Bob Grimley was a short man, weighing about two hundred and fifty pounds, and shaped like an olive. He wanted his vapour in a hurry, because he had to grab a train and go away out to Oak Park and then dress in a hurry and have a bite of dinner and play poker. So he made a running splash and jump through the bath department, came out, hopped into his garments, picked up Henry Billkamp's suit case, and rushed away to Oak Park.

It was half past six when Henry Billkamp arose from the plunge and hurried to the dressing-room. The dinner was to be at seven. He opened the suit case and began to take out balloon-shaped garments, and then he shrieked for an attendant. Where was his suit case? No one seemed to know. Oh, yes; Mr. Grimley had come out of that room with a suit case and had gone – no one knew whither. Henry stood there with a huge article of raiment clutched in each hand and slowly froze with horror as a full understanding of the situation grew upon him. In less than a half-hour he must join them – bride, relatives, friends. The lights were already up, the flowers on the table, the wine cooling, the carriages beginning to arrive. It was to be the night of his life. Could he appear at this glittering function as a chief attraction in an eight dollar sack suit and make some lame explanation about losing his other things in a Turkish bath? He had an old suit at home, but he was miles from home. The carriage man sent in word that Mr. Grimley and suit case had gone to a railway station. That settled it. Henry decided to jump into the plunge and end it all.

While he was lamenting, a friend came in from another dressing-room to find out what was the matter. Henry, scantily attired, leaned against the wall and in a voice choked with sobs and cuss words outlined his frightful predicament. The friend, listening, suddenly emitted a glad shout.

"I have it!" he exclaimed. "There's only one man in all the world with a figure anything like yours, and he happens to be right here in the building. Come! Get into a dressing gown. We have twenty minutes! We can make it. Come!"

A few seconds later two agitated persons, one attired and the other semi, burst into my room. It was a long story, but could they borrow an assortment of evening clothes? Could they? I was delighted to know that someone in the world wanted to wear that suit.
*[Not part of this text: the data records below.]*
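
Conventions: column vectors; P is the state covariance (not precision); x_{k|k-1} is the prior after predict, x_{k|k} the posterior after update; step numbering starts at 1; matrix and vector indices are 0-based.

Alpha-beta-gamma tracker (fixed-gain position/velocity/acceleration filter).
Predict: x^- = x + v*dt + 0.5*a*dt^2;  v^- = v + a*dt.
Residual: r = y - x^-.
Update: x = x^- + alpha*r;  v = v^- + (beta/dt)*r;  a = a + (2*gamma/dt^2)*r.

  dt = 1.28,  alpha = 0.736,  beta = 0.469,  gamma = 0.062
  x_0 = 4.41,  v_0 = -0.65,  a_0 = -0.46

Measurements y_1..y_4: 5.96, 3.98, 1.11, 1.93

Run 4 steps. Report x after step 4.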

No fireman going to a fire ever dressed himself with such rapidity as we dressed the hysterical Henry. Everything fitted him perfectly. Shirt, collar, trousers, waistcoat, swallowtail, opera hat, tie, gloves, studs, buttons – everything just his size. Nothing in the outfit had ever fitted me, but when we got through with Henry he was beyond criticism. He actually wept with joy as we ran him out to the carriage and boosted him in and started him southward, with eleven minutes to spare. He arrived on the dot. For weeks afterward he would sit down every day and write me a letter of thanks and declare that he would never forget me and the service I had done him. Of course, it would have been impossible for me to forget anyone who had looked well in my evening clothes, and it was a positive pleasure to meet Henry's sister. She said she had long desired to have a look at me. She had not believed it possible that there was another living mortal whose clothes would fit Henry, but now she saw that she had been mistaken.